Был в нашем отряде еще один Коля, Антипов. Долго мы к нему присматривались и с каждым днем открывали в нем все новое и новое. Славный мальчик этот Коля! Тонкий, как лоза, с большими задумчивыми глазами, он вызывал у нас непонятное чувство жалости. Казалось, Коля что-то потерял и вот тоскует по этому, потерянному. Он одинаково со всеми выполнял положенную работу, гнал телят, рубил дрова, мыл посуду, но жил каким-то своим внутренним миром. Его все занимало, все увлекало. Он мог часами просиживать в одиночестве на берегу реки, бродить в полночном свете северного неба по росистым травам, с любопытством наблюдать за муравьями, восхищаться зорями и очарованно слушать вечерние звуки леса.

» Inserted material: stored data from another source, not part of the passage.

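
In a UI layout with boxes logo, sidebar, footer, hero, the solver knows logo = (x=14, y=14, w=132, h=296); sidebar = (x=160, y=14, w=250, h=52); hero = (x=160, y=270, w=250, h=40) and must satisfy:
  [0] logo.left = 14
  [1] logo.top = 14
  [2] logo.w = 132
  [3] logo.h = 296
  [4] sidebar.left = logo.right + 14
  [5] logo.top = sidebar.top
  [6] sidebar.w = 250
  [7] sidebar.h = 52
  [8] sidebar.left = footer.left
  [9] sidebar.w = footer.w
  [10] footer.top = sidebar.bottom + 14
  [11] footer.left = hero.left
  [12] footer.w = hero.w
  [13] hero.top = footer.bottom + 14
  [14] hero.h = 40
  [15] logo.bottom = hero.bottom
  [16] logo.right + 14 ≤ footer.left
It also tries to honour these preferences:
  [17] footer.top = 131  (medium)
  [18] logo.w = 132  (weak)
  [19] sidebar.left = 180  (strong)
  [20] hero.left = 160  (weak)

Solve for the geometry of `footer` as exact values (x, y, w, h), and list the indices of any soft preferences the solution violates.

footer = (x=160, y=80, w=250, h=176)
violated soft preferences: 17, 19

1. footer.x = 160  [sidebar.left = footer.left]
2. footer.w = 250  [sidebar.w = footer.w]
3. footer.y = 80  [footer.top = sidebar.bottom + 14]
4. footer.h = 176  [hero.top = footer.bottom + 14]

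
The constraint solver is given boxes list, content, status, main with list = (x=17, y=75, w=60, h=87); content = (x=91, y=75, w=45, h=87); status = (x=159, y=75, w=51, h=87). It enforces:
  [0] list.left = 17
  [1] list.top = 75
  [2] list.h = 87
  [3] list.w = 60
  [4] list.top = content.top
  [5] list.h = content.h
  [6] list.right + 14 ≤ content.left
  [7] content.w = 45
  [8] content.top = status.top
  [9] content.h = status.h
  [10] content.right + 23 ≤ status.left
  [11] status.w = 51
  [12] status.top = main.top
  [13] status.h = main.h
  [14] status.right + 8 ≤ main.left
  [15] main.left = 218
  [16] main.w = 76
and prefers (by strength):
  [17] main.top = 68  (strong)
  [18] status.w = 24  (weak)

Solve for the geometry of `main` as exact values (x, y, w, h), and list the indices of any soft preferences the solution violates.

main = (x=218, y=75, w=76, h=87)
violated soft preferences: 17, 18

1. main.y = 75  [status.top = main.top]
2. main.h = 87  [status.h = main.h]
3. main.x = 218  [main.left = 218]
4. main.w = 76  [main.w = 76]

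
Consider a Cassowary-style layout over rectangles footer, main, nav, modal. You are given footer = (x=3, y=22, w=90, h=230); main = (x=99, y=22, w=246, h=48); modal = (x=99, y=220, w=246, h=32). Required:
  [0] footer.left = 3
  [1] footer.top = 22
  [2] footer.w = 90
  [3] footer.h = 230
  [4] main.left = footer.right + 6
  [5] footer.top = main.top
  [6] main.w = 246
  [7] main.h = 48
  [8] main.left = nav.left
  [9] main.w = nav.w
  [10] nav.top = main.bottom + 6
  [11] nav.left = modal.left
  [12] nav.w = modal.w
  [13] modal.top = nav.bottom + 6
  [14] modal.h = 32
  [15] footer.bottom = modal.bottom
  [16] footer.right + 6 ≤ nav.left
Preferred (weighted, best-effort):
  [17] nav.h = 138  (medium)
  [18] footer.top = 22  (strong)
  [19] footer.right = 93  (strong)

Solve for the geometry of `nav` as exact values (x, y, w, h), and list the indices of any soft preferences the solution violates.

nav = (x=99, y=76, w=246, h=138)
violated soft preferences: none

1. nav.x = 99  [main.left = nav.left]
2. nav.w = 246  [main.w = nav.w]
3. nav.y = 76  [nav.top = main.bottom + 6]
4. nav.h = 138  [modal.top = nav.bottom + 6]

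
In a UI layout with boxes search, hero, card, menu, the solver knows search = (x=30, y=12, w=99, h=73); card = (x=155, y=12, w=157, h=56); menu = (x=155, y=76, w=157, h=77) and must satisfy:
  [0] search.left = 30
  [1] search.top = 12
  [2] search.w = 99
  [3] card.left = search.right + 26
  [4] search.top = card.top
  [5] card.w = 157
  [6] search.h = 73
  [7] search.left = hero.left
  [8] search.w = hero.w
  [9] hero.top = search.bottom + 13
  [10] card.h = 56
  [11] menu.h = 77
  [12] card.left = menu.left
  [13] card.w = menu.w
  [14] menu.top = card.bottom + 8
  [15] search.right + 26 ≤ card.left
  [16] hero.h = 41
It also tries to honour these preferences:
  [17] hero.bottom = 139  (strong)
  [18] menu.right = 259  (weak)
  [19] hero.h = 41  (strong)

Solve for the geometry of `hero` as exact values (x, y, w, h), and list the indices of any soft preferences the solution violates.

hero = (x=30, y=98, w=99, h=41)
violated soft preferences: 18

1. hero.x = 30  [search.left = hero.left]
2. hero.w = 99  [search.w = hero.w]
3. hero.y = 98  [hero.top = search.bottom + 13]
4. hero.h = 41  [hero.h = 41]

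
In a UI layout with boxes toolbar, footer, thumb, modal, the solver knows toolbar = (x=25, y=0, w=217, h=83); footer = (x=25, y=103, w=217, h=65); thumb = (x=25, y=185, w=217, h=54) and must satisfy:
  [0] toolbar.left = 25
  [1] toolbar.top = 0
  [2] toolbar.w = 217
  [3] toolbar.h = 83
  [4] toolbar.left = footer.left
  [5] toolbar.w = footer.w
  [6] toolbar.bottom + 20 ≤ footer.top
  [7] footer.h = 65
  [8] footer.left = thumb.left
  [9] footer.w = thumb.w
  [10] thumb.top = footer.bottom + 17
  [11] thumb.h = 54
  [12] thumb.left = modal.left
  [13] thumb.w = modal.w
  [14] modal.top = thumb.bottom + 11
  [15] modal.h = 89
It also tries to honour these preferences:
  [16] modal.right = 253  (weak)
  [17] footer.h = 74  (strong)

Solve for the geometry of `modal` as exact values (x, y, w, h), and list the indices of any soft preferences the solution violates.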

С нескрываемым волнением, почти благоговейно смотрел Коля Антипов на холсты Серафима Амвросиевича. Ему доставляло удовольствие даже просто потрогать, осмотреть холст, пахнущий клейстером и хлебной мешковиной, еще чистый, упруго натянутый на подрамник. Борковский писал ночами, сидя у костра, в часы, когда и ребята, и телята спали. Как, вероятно, все художники, он любил работать в полном одиночестве. Поэтому Коле редко выпадало счастье видеть, как рождается картина. А если все же такое случалось, то он на цыпочках, затаив дыхание, подходил к Абросимовичу и одними глазами молил не гнать его, дать возможность посмотреть хотя минуту на это дивное священнодействие. И Абросимович не гнал его.
Коля был донельзя рассеян — невпопад отвечал на вопросы, не помнил, что говорил, что куда клал. Чувствовалось, как горячо и буйно работает его фантазия, в постоянных своих мечтах он занят чем угодно, только не тем, что делает в эту минуту.
Вот и сейчас легкой пружинистой походкой Коля шагал недалеко от нас, занятый своими всегдашними думами, и совсем не видел телят. И, конечно, не заметил, когда свернула с выруба «вредная» белоногая телка.
— Опять ворон считаешь! — грубо окрикнул его с лошади горластый Володька Сабянин.
Коля опомнился, птицей перелетел через поваленное дерево и помчался в глубину леса наперерез беглянке.